Nun spiele ich gerade mit dem gedanken darauf Linux zu installieren und mein Vista zu deinstallieren. 

Nun weis ich leider nicht ob ich die Festplatte ganz formatieren kann und Linux installieren, und später wenn ich einmal wieder Vista wollte dies wieder installieren kann. 

Weis jemand zufällig ob ich Vista nur mit der beiligenden CD installieren kann oder ob ich dazu noch irgendeine versteckte Partition dazu brauche? Also dass ich die Festplatte nicht formatieren könnte.

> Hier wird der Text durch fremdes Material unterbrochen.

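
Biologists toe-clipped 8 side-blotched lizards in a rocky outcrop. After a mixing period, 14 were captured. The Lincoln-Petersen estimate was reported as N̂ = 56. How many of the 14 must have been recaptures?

R = 2

From N = M·C/R: R = M·C / N = 8·14 / 56 = 112 / 56 = 2.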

Ich will halt nicht mein Vista abschießen, damit ich es nicht mehr benutzen kann.

MfG Finnex


----------



## akrite (15. Januar 2009)

...im Allgemeinen ist so eine CD/DVD eine Recovery- / Wiederherstellungs - DVD und keine reine Windows-DVD, d.h. hier werden neben dem OS auch noch Zusatzprogramme (Office , Brennprogramme etc.) und die Festplatte ggf. partitioniert um eine versteckte Partition mit einer Recovery-Partition auszustatten. Wenn dieses auch auf Samsung zutrifft, wie bei HP z.B. , kannst Du getrost die Platte plattmachen und Linux installieren.


----------



## petrili (25. Januar 2009)

Hi,
ich würde mich an deiner Stelle schlau machen ob dein Notebook für die Linux Distribution die du installieren möchtest geeignet ist. Ich habe im Suse Forum einmal eine Liste gesehen wo diverse Notebooks gelistet waren auf denen explizit empfohlen wurde Suse nicht zu installieren.
Evtl ist das bei anderen Distris ähnlich. Denn Vorsicht ist besser als Nachsicht.
In der Datenträgerverwaltung solltest du übrigens sehen ob du eine versteckte Wiederherstellungspartition hast. So lange du diesse nicht löscht kannst du dein System wieder auf den Auslieferungszustand zurücksetzen.


----------